To be specific: the key residues in the receptor binding domain of SARS-CoV-2's spike protein are novel. They're not previously described residues, but an entirely new configuration. This more or less rules out genetic engineering.
Which is how the issue of an intermediate host comes into play. To get the residues in the spike protein for effective ACE2r binding, there must have been exposure to a host that's 1) abundant, 2) has a very similar ACE2r to humans, 3) close to both humans and bats.
The only candidates for this are 1) pangolins (M.javanica specifically), 2) somewhat further behind: tortoises.

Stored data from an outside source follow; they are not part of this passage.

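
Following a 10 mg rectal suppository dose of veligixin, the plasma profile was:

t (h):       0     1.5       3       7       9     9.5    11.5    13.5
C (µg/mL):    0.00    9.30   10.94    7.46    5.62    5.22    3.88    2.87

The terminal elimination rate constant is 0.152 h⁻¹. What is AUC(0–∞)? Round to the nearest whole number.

Trapezoidal AUC_0→13.5:
  [0→1.5]: (0.00+9.30)/2 × 1.5 = 6.975
  [1.5→3]: (9.30+10.94)/2 × 1.5 = 15.18
  [3→7]: (10.94+7.46)/2 × 4 = 36.8
  [7→9]: (7.46+5.62)/2 × 2 = 13.08
  [9→9.5]: (5.62+5.22)/2 × 0.5 = 2.71
  [9.5→11.5]: (5.22+3.88)/2 × 2 = 9.1
  [11.5→13.5]: (3.88+2.87)/2 × 2 = 6.75
  Sum = 90.595 µg/mL·h
Extrapolated tail: C_last / k_e = 2.87 / 0.152 = 18.882
AUC_0→∞ = 90.595 + 18.882 = 109.477 µg/mL·h

AUC = 109 µg/mL·h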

So, where do we stand? We know SARS-CoV-2 is not a bat virus. It's close to one (RaTG13), but its crucial part, the spike protein, is the result of a recombination/evolution event. Why is this important? Because to me, it rules out the release of a 'ready' virus.
It may very well be that RaTG13 was (accidentally) released from a lab (then again, it's endemic). But there's no plausible evidence that SARS-CoV-2 could have ever *existed* in a lab first. It shows evidence of viral recombination under selection in nature, in an abundant host.
The very bottom line: I'm way too familiar with the PRC and former Soviet bioweapons programmes to be under any illusions that loss of samples never happens. But the 'lab escapee' theory fails to explain what is probably the most important feature of SARS-CoV-2.
The 'lab escapee' theory fails to explain why, and how, the receptor binding domain recombined to a novel version highly adapted to the human ACE2 receptor ortholog. And so, I press the big 'X to doubt' on @jimgeraghty's hypothesis here.